FAUT-IL ABORDER tous les sujets avec un sérieux papal ? L'affaire de la Sncm (Société nationale Corse Méditerranée) a été l'occasion, pour la classe politique, de monter sur ses grands chevaux. Comme dans tout débat, on est pour ou on est contre. Sauf que, cette fois, certains se sont trompés de camp. Patrick Devedjian a dénoncé en tant qu'« ethnique » l'accord conclu à la Sncm qu'il a comparé aux lois de Vichy, pour être aussitôt tancé par Jean-Pierre Raffarin.
On est certes en droit de s'inquiéter du fait qu'une grève classique ait été récupérée par les nationalistes corses ; ils ont fait perdre assez d'argent à la direction de la Sncm pour que, de guerre lasse, elle accepte des conditions plus politiques que sociales. On est particulièrement fâché par la coïncidence entre la crise à la Sncm et le florilège d'insultes raciales qui recouvre, depuis quelques jours, beaucoup de murs en Corse. On n'ignore pas que, chez les indépendantistes, l'intolérance et la xénophobie sont fréquentes : le projet nationaliste repose sur l'identité corse ; c'est pourquoi les résidences secondaires des « continentaux » sont plastiquées, c'est pourquoi les gendarmes venus de la métropole sont persona non grata, c'est pourquoi on lit « Arabi fuora » sur les murs.

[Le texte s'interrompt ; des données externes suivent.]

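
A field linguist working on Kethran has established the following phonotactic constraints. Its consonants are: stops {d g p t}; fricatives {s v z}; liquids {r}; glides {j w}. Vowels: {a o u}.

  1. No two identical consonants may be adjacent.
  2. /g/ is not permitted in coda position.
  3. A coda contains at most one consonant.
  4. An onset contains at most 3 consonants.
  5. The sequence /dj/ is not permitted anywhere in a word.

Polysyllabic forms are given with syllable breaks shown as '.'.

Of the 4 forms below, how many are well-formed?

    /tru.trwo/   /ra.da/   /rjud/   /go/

/tru.trwo/ — σ1 onset /tr/ (2C), coda /∅/ ok; σ2 onset /trw/ (3C), coda /∅/ ok → well-formed
/ra.da/ — σ1 onset /r/, coda /∅/ ok; σ2 onset /d/, coda /∅/ ok → well-formed
/rjud/ — σ1 onset /rj/ (2C), coda /d/ ok → well-formed
/go/ — σ1 onset /g/, coda /∅/ ok → well-formed
Well-formed: /tru.trwo/, /ra.da/, /rjud/, /go/ → 4.

4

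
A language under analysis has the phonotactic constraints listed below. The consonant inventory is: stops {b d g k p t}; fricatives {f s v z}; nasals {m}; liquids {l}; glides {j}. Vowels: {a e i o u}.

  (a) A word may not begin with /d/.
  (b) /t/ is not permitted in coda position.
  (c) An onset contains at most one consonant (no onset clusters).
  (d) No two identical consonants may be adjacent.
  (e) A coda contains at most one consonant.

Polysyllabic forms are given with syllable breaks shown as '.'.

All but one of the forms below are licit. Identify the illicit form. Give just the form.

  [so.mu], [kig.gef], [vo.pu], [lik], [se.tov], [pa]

[so.mu] — σ1 onset /s/, coda /∅/ ok; σ2 onset /m/, coda /∅/ ok → licit
[kig.gef] — violates constraint (d): adjacent identical consonants /gg/ → illicit
[vo.pu] — σ1 onset /v/, coda /∅/ ok; σ2 onset /p/, coda /∅/ ok → licit
[lik] — σ1 onset /l/, coda /k/ ok → licit
[se.tov] — σ1 onset /s/, coda /∅/ ok; σ2 onset /t/, coda /v/ ok → licit
[pa] — σ1 onset /p/, coda /∅/ ok → licit

[kig.gef]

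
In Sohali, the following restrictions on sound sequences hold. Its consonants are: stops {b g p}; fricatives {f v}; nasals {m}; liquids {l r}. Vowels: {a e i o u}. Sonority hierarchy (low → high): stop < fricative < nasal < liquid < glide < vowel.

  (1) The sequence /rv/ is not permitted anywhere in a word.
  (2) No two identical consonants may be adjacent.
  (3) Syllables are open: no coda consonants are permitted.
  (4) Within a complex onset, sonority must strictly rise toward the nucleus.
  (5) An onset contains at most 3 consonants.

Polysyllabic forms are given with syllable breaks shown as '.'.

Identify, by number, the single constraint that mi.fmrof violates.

3

mi.fmrof: syllable 2 coda /f/ has 1 consonant (> 0).
This is a violation of constraint 3: "Syllables are open: no coda consonants are permitted."
The remaining constraints (1, 2, 4, 5) are satisfied.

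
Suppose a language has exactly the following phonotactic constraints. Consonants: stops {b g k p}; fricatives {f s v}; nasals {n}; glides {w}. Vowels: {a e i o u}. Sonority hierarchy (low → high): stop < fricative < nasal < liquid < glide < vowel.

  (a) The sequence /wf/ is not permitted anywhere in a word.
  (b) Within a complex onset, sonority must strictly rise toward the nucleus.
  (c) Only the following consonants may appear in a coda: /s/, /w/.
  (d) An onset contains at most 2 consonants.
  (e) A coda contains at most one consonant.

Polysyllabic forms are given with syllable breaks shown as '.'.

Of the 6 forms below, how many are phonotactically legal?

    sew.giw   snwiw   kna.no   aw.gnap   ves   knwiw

3

sew.giw — σ1 onset /s/, coda /w/ ok; σ2 onset /g/, coda /w/ ok → phonotactically legal
snwiw — violates constraint (d): syllable 1 onset /snw/ has 3 consonants (> 2) → phonotactically illegal
kna.no — σ1 onset /kn/ (1→3 rises), coda /∅/ ok; σ2 onset /n/, coda /∅/ ok → phonotactically legal
aw.gnap — violates constraint (c): syllable 2 coda contains /p/, which is not a licensed coda consonant → phonotactically illegal
ves — σ1 onset /v/, coda /s/ ok → phonotactically legal
knwiw — violates constraint (d): syllable 1 onset /knw/ has 3 consonants (> 2) → phonotactically illegal
Phonotactically legal: sew.giw, kna.no, ves → 3.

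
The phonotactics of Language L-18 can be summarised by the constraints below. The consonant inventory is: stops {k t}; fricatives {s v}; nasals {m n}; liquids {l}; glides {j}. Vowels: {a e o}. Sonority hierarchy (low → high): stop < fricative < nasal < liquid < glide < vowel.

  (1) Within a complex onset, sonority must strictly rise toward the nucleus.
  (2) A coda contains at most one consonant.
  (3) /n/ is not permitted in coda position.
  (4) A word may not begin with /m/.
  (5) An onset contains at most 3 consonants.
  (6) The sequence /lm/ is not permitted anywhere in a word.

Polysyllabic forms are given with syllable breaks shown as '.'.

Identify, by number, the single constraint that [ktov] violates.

1

[ktov]: syllable 1 onset /kt/: /k/ (stop, 1) → /t/ (stop, 1) does not rise.
This is a violation of constraint 1: "Within a complex onset, sonority must strictly rise toward the nucleus."
The remaining constraints (2, 3, 4, 5, 6) are satisfied.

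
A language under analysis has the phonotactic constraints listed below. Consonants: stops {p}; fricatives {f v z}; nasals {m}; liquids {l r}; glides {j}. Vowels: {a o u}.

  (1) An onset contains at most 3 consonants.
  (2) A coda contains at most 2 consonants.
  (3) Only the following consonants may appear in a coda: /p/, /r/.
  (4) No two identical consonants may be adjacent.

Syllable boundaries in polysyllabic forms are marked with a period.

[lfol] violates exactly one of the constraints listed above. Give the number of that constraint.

[lfol]: syllable 1 coda contains /l/, which is not a licensed coda consonant.
This is a violation of constraint 3: "Only the following consonants may appear in a coda: /p/, /r/."
The remaining constraints (1, 2, 4) are satisfied.

3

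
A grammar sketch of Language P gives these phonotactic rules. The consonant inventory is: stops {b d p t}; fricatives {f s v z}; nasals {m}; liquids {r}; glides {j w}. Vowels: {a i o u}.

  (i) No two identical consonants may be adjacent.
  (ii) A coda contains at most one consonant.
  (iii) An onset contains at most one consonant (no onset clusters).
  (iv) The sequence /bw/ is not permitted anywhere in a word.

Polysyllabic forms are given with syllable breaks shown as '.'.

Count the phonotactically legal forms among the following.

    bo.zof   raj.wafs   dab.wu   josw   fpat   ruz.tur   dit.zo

3

bo.zof — σ1 onset /b/, coda /∅/ ok; σ2 onset /z/, coda /f/ ok → phonotactically legal
raj.wafs — violates constraint (ii): syllable 2 coda /fs/ has 2 consonants (> 1) → phonotactically illegal
dab.wu — violates constraint (iv): contains banned sequence /bw/ → phonotactically illegal
josw — violates constraint (ii): syllable 1 coda /sw/ has 2 consonants (> 1) → phonotactically illegal
fpat — violates constraint (iii): syllable 1 onset /fp/ has 2 consonants (> 1) → phonotactically illegal
ruz.tur — σ1 onset /r/, coda /z/ ok; σ2 onset /t/, coda /r/ ok → phonotactically legal
dit.zo — σ1 onset /d/, coda /t/ ok; σ2 onset /z/, coda /∅/ ok → phonotactically legal
Phonotactically legal: bo.zof, ruz.tur, dit.zo → 3.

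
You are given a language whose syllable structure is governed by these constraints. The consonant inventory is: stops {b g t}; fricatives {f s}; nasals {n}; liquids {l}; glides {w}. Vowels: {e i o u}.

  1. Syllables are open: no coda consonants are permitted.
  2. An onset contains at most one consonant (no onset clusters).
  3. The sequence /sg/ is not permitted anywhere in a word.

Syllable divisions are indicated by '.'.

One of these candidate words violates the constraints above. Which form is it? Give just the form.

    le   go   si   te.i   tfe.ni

le — σ1 onset /l/, coda /∅/ ok → well-formed
go — σ1 onset /g/, coda /∅/ ok → well-formed
si — σ1 onset /s/, coda /∅/ ok → well-formed
te.i — σ1 onset /t/, coda /∅/ ok; σ2 onset /∅/, coda /∅/ ok → well-formed
tfe.ni — violates constraint 2: syllable 1 onset /tf/ has 2 consonants (> 1) → ill-formed

tfe.ni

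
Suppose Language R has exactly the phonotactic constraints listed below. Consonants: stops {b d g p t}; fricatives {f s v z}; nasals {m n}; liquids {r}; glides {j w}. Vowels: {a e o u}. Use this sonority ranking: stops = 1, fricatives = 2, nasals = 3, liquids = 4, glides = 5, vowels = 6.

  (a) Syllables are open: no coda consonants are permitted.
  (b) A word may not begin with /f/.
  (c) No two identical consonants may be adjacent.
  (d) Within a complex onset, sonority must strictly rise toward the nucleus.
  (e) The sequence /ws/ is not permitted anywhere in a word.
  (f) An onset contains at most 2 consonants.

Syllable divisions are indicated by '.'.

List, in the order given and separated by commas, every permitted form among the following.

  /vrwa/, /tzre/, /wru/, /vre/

/vrwa/ — violates constraint (f): syllable 1 onset /vrw/ has 3 consonants (> 2) → not permitted
/tzre/ — violates constraint (f): syllable 1 onset /tzr/ has 3 consonants (> 2) → not permitted
/wru/ — violates constraint (d): syllable 1 onset /wr/: /w/ (glide, 5) → /r/ (liquid, 4) does not rise → not permitted
/vre/ — σ1 onset /vr/ (2→4 rises), coda /∅/ ok → permitted

/vre/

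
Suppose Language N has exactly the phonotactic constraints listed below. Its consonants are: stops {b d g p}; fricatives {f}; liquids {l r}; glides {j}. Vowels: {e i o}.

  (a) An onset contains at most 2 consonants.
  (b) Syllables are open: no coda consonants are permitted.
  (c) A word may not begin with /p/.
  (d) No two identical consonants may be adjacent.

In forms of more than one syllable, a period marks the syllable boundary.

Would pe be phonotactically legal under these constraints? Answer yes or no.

pe — violates constraint (c): word begins with /p/ → phonotactically illegal

no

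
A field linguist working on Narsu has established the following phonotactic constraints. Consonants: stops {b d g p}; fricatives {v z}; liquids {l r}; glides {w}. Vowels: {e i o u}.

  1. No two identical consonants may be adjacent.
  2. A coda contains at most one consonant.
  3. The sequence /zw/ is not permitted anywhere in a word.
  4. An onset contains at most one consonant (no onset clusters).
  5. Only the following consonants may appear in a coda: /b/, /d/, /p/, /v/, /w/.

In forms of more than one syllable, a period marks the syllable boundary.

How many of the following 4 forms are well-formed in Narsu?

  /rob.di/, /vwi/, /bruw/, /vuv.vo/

/rob.di/ — σ1 onset /r/, coda /b/ ok; σ2 onset /d/, coda /∅/ ok → well-formed
/vwi/ — violates constraint 4: syllable 1 onset /vw/ has 2 consonants (> 1) → ill-formed
/bruw/ — violates constraint 4: syllable 1 onset /br/ has 2 consonants (> 1) → ill-formed
/vuv.vo/ — violates constraint 1: adjacent identical consonants /vv/ → ill-formed
Well-formed: /rob.di/ → 1.

1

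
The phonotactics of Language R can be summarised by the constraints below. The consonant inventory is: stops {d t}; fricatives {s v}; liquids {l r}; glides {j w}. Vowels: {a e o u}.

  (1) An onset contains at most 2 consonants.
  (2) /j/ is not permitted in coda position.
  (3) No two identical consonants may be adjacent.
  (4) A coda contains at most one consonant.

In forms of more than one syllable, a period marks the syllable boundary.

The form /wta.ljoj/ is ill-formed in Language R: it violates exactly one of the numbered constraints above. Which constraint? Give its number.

2

/wta.ljoj/: syllable 2 coda contains /j/.
This is a violation of constraint 2: "/j/ is not permitted in coda position."
The remaining constraints (1, 3, 4) are satisfied.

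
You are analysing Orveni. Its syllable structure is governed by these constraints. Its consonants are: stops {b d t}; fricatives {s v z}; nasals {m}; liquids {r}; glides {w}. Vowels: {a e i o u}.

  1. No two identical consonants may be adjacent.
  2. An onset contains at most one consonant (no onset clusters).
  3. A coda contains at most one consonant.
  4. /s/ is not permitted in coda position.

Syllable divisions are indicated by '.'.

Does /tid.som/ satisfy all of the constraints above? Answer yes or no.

yes

/tid.som/ — σ1 onset /t/, coda /d/ ok; σ2 onset /s/, coda /m/ ok → phonotactically legal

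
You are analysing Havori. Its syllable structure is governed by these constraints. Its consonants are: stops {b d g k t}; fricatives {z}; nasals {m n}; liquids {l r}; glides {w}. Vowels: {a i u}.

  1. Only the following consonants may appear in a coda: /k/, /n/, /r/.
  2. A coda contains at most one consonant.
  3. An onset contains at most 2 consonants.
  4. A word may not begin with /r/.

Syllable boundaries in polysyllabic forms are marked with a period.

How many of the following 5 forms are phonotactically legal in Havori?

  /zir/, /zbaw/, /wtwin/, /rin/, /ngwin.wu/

1

/zir/ — σ1 onset /z/, coda /r/ ok → phonotactically legal
/zbaw/ — violates constraint 1: syllable 1 coda contains /w/, which is not a licensed coda consonant → phonotactically illegal
/wtwin/ — violates constraint 3: syllable 1 onset /wtw/ has 3 consonants (> 2) → phonotactically illegal
/rin/ — violates constraint 4: word begins with /r/ → phonotactically illegal
/ngwin.wu/ — violates constraint 3: syllable 1 onset /ngw/ has 3 consonants (> 2) → phonotactically illegal
Phonotactically legal: /zir/ → 1.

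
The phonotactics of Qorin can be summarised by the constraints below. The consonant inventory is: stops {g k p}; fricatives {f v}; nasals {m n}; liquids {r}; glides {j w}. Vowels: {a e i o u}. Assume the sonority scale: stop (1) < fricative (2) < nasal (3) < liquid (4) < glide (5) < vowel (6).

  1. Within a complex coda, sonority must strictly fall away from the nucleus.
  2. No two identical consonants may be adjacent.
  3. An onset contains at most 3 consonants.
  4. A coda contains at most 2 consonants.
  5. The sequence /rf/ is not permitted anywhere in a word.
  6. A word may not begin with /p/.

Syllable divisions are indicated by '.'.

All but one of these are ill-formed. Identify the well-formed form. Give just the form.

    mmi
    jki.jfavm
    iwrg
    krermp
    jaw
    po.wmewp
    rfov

jaw

mmi — violates constraint 2: adjacent identical consonants /mm/ → ill-formed
jki.jfavm — violates constraint 1: syllable 2 coda /vm/: /v/ (fricative, 2) → /m/ (nasal, 3) does not fall → ill-formed
iwrg — violates constraint 4: syllable 1 coda /wrg/ has 3 consonants (> 2) → ill-formed
krermp — violates constraint 4: syllable 1 coda /rmp/ has 3 consonants (> 2) → ill-formed
jaw — σ1 onset /j/, coda /w/ ok → well-formed
po.wmewp — violates constraint 6: word begins with /p/ → ill-formed
rfov — violates constraint 5: contains banned sequence /rf/ → ill-formed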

Il est plus facile de poser des bombes.
A cette violence, les nationalistes feraient mieux de substituer une culture de l'initiative individuelle et de la création d'entreprises. Mais il est toujours plus facile de poser des bombes.
En revanche, favoriser l'emploi des Corses par une société de ferries qui relie la Corse au Midi n'apparaît pas sur le champ comme une manifestation flagrante de pur racisme, ni même d'ethnocentrisme. Ce n'est pas la première fois que, au niveau des collectivités locales ou de l'Etat, on prend des mesures pour sortir une région, une commune ou un département de l'ornière. Avant d'entrer dans une polémique nationale où une chatte ne retrouverait pas ses petits (au point qu'un ministre n'a pas compris la direction du vent), on aurait pu faire la part des choses.
L'affaire a été d'ailleurs compliquée par l'attitude des syndicats de travailleurs qui, eux, ont dénoncé l'accord et attendaient de pied ferme, à Marseille, leurs collègues marins qui revenaient de Corse. A la CGT, on ne cache pas l'aversion qu'on ressent pour les nationalistes corses, soudain saisis par le « social » et décidés à faire de l'entrisme dans les organisations syndicales. On souhaite bien du plaisir aux uns et aux autres : deux groupes irréductibles de combattants en pleine collision. Finalement, la CGT et FO ont obtenu gain de cause, et le moins que l'on puisse dire, c'est que les engagements de la Sncm ne sont pas clairs.
D'autres raisons de s'indigner.
Sinon, le gouvernement n'a pas tort de relativiser l'affaire et de rappeler que le premier accord, qui n'était d'ailleurs qu'un relevé de conclusions, ne violait aucune loi sociale et encore moins la Constitution.
LA PUISSANCE DES CONVICTIONS CEDE LE PAS A LA TACTIQUE DU PORTE-VOIX
Sans minimiser ce qu'il peut y avoir de dangereux dans la xénophobie qui imprègne l'indépendantisme corse, nous devons nous consacrer à des causes, ou plutôt à des problèmes, plus graves.
On peut même se demander si la puissance des convictions n'est pas en train de céder le pas à l'amour des querelles ou, plus vrai encore, à la tactique du porte-voix, qui consiste à claironner son indignation et sa colère pour des vétilles pendant que sont commis partout dans le monde, du Darfour à l'Irak, des crimes d'une cruauté si intense qu'on ne trouve pas les mots pour les décrire.
La Corse est sûrement en crise et pose la question de notre unité nationale ou de la légitimité du sécessionnisme. Mais, enfin, quand on pense à ce que des insurgés irakiens sont capables de faire à leurs otages, quand on assiste à des atrocités qui exigent une férocité si grande qu'elles sortent du champ de l'humain, quand on mesure à quel point le discours permanent, répétitif, obsédant sur les « valeurs », le respect de l'autre, la foi et la piété est contrebattu par une bestialité qui, siècle après siècle, année après année, nous épouvante toujours plus, d'autant qu'elle s'appuie elle aussi sur la foi et la piété, on peut décider que prendre un ferry corse opéré par des marins corses n'est pas en soi un acte répréhensible.
On aimerait bien entendre quelques intellectuels arabes condamner l'intégrisme avec des accents assez sonores pour qu'ils fassent écho aux hurlements des torturés, des égorgés et des décapités.